In deze zaak, die voor het Gerechtshof Arnhem-Leeuwarden werd behandeld, ging het om een geschil tussen Arquin Fuels & More B.V. en Shell Nederland Verkoopmaatschappij B.V. over de bindende aard van de door Shell opgestelde Clusterbusinessplannen. Arquin, de appellante, had in eerste aanleg gevorderd dat de door Shell vastgestelde plannen en begrotingen voor de jaren 2013 en 2014 zouden worden vernietigd, omdat deze volgens haar onjuist waren en niet rekening hielden met belangrijke factoren zoals tankvervangen en de opening van een concurrerend tankstation. De rechtbank had deze vorderingen afgewezen, wat Arquin noopte tot hoger beroep.

Het hof bevestigde dat de Clusterbusinessplannen als bindende partijbeslissingen moeten worden beschouwd volgens artikel 7:904 lid 1 BW. Dit houdt in dat partijen in beginsel aan deze plannen gebonden zijn, tenzij er redenen zijn om aan te nemen dat deze gebondenheid in de gegeven omstandigheden onaanvaardbaar zou zijn. Het hof oordeelde dat de door Arquin aangevoerde gronden, waaronder de tankvervangen en de komst van het Amigo-tankstation, niet voldoende waren om de plannen te vernietigen. Het hof concludeerde dat Arquin niet had aangetoond dat de begrotingen onjuist waren vastgesteld of dat Shell onzorgvuldig had gehandeld.

De slotsom was dat het hof het vonnis van de rechtbank bekrachtigde en Arquin in de proceskosten van het hoger beroep veroordeelde. Dit arrest benadrukt de juridische implicaties van bindende partijbeslissingen en de verantwoordelijkheden van partijen in commerciële overeenkomsten.

Uitspraak

GERECHTSHOF ARNHEM-LEEUWARDEN

locatie Arnhem
afdeling civiel recht, handel
zaaknummer gerechtshof 200.231.506
(zaaknummer rechtbank Gelderland, zittingsplaats Apeldoorn, 5300973)
arrest van 3 september 2019
in de zaak van
de besloten vennootschap met beperkte aansprakelijkheid
Arquin Fuels & More B.V.,
gevestigd te Apeldoorn,
appellante,
in eerste aanleg: eisende partij,
hierna: Arquin,
advocaat: mr. D.J.A. van den Berg,
tegen
de besloten vennootschap met beperkte aansprakelijkheid
Shell Nederland Verkoopmaatschappij B.V.,
gevestigd te Rotterdam,
geïntimeerde,
in eerste aanleg: gedaagde partij,
hierna: Shell,
advocaat: mr. A.G.A. van Rappard.

1.Het verdere verloop van het geding in hoger beroep

1.1
Het hof neemt de inhoud van het tussenarrest van 16 april 2019 hier over.
1.2
Het verdere verloop blijkt uit het proces-verbaal van de op 5 juni 2019 gehouden comparitie van partijen.
1.3
Vervolgens hebben partijen de stukken voor het wijzen van arrest aan het hof overgelegd en heeft het hof arrest bepaald.

2.De vaststaande feiten

Het hof gaat in hoger beroep uit van de feiten zoals beschreven in de rechtsoverwegingen 2.1 tot en met 2.7 van het vonnis van 11 oktober 2017.

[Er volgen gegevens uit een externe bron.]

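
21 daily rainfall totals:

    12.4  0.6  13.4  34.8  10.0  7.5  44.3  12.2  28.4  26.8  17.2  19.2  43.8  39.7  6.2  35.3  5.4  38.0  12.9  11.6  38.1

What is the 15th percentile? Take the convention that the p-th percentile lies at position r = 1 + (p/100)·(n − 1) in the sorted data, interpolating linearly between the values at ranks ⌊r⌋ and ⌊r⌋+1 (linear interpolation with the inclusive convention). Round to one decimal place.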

3.Het geschil en de beslissing in eerste aanleg

3.1
Arquin heeft in eerste aanleg gevorderd dat bij vonnis, voor zoveel mogelijk uitvoerbaar bij voorraad:
I. a. primair, voor recht zal worden verklaard dat Arquin heeft vernietigd, althans:
b. subsidiair, zal worden vernietigd
de door Shell vastgestelde Clusterbusinessplannen en de daarvan deel uitmakende begrotingen voor de jaren 2013 en 2014 die hebben geresulteerd in huurprijzen voor Arquin voor het door haar van Shell gehuurde cluster van vier benzinestations van € 796.599,00 voor het (exploitatie-)jaar 2013 en € 766.421,00 voor het (exploitatie-)jaar 2014, alsmede deze huurprijzen zelf en de daarin verwerkte FSA’s, althans de feitelijk door Shell bewerkstelligde afdrachten van Arquin aan Shell;
II. de huur voor het cluster van de vier benzinestations voor de (exploitatie-)jaren 2013 en 2014 zal worden vastgesteld op respectievelijk € 700.457,00 (2013) en € 591.523,00 (2014) exclusief BTW;
III. Shell zal worden veroordeeld om aan Arquin te betalen € 271.040,00 wegens te veel betaalde huur voor het door Arquin van Shell gehuurde cluster van vier benzinestations over de (exploitatie-)jaren 2013 en 2014, vermeerderd met 21% BTW daarover, alsmede vermeerderd met de wettelijke handelsrente ex artikel 6:119a BW vanaf 1 juli 2014 over
€ 96.142,00 en vanaf 1 juli 2015 ook over het restant ad € 174.898,00, althans vermeerderd met de wettelijke handelsrente over € 271.040,00 vanaf de dag van het uitbrengen van de dagvaarding tot en met de dag der algehele voldoening;
IV. Shell zal worden veroordeeld om aan Arquin te vergoeden een bedrag van € 3.288,00 wegens door Arquin gemaakte buitengerechtelijke kosten;
V. Shell zal worden veroordeeld in de kosten van deze procedure, met bepaling dat deze binnen 14 dagen dienen te zijn voldaan, bij gebreke waarvan Shell van rechtswege in verzuim zal zijn.
3.2
De rechtbank heeft bij vonnis van 11 oktober 2017 het gevorderde afgewezen en Arquin in de proceskosten veroordeeld.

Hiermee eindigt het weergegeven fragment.